Interferon-gamma-induced tryptophan degradation: neuropsychiatric and immunological consequences.

Abstract

Tryptophan is a constituent of proteins and in parallel it represents a source for mainly two pivotal biochemical pathways: the generation of 5-hydroxytryptamine (serotonin), and the formation of kynurenine by the enzymes tryptophan pyrrolase (TP) and indoleamine 2,3-dioxygenase (IDO). IDO is induced by interferon-gamma (IFN-gamma) in a broad variety of cells. Therefore, enhanced tryptophan degradation is observed in diseases and disorders concomitant with cellular immune activation, e.g. infectious diseases, autoimmune diseases, malignant diseases as well as in pregnancy. IFN-gamma-derived tryptophan degradation may represent an effector mechanism within in the comprehensive network of immune stimulation. In addition, the cytostatic and, respectively, antiproliferative properties on e.g., T-lymphocytes may contribute to the immunomodulatory function of IFN-gamma.

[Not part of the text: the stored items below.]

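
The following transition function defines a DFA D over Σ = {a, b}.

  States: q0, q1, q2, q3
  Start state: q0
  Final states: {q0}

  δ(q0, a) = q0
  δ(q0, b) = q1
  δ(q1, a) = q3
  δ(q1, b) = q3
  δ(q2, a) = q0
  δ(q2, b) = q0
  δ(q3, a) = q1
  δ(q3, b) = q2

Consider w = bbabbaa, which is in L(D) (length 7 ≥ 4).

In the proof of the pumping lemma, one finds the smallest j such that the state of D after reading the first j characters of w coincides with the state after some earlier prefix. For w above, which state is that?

Run of D on w = b b a b b a a:
  step 0: q0  (start)
  step 1: q1  (read b: q0→q1)
  step 2: q3  (read b: q1→q3)
  step 3: q1  (read a: q3→q1)   ← first repeat (q1 seen earlier)
  step 4: q3  (read b: q1→q3)
  step 5: q2  (read b: q3→q2)
  step 6: q0  (read a: q2→q0)
  step 7: q0  (read a: q0→q0)

The earliest repeat is at step j = 3: D is in q1, which it already visited at step i = 1.

q1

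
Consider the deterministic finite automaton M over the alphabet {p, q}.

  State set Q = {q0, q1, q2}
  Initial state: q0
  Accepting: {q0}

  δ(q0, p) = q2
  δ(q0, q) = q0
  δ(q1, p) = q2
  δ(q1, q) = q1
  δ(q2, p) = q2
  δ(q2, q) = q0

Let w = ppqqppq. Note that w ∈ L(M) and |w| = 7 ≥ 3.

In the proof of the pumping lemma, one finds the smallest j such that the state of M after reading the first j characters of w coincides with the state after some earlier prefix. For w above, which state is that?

q2

State sequence: q0 -p-> q2 -p-> q2 -q-> q0 -q-> q0 -p-> q2 -p-> q2 -q-> q0
First repeat at step 2: q2 was already visited.

The earliest repeat is at step j = 2: M is in q2, which it already visited at step i = 1.
With |Q| = 3, pigeonhole forces a state repeat no later than step 3; the substring read between the first and second visits to that state can be pumped.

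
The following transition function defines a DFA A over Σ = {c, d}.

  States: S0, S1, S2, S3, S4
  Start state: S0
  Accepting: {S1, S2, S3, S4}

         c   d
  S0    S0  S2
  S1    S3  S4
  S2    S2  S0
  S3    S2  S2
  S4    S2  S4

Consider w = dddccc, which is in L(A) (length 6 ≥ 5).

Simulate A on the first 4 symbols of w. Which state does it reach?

S2

Run of A on the first 4 characters of w = d d d c:
  step 0: S0  (start)
  step 1: S2  (read d: S0→S2)
  step 2: S0  (read d: S2→S0)
  step 3: S2  (read d: S0→S2)
  step 4: S2  (read c: S2→S2)

After reading 4 characters, A is in state S2.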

However, especially in states of persistent immune activation increased tryptophan catabolism leads to the depletion of free serum tryptophan and to the accumulation of neuroactive kynurenine metabolites. As a consequence, serotonergic functions may be affected, and the neurotoxic properties of kynurenine derivatives may lead to neuronal disorders evoking neurological/psychiatric symptoms. This notion provides a basis for the better understanding of mood disorders and related syptoms in chronic diseases. Moreover, IDO could represent a link between the immunological network and neuroendocrine functions with far reaching consequences regarding to the psychological status of patients.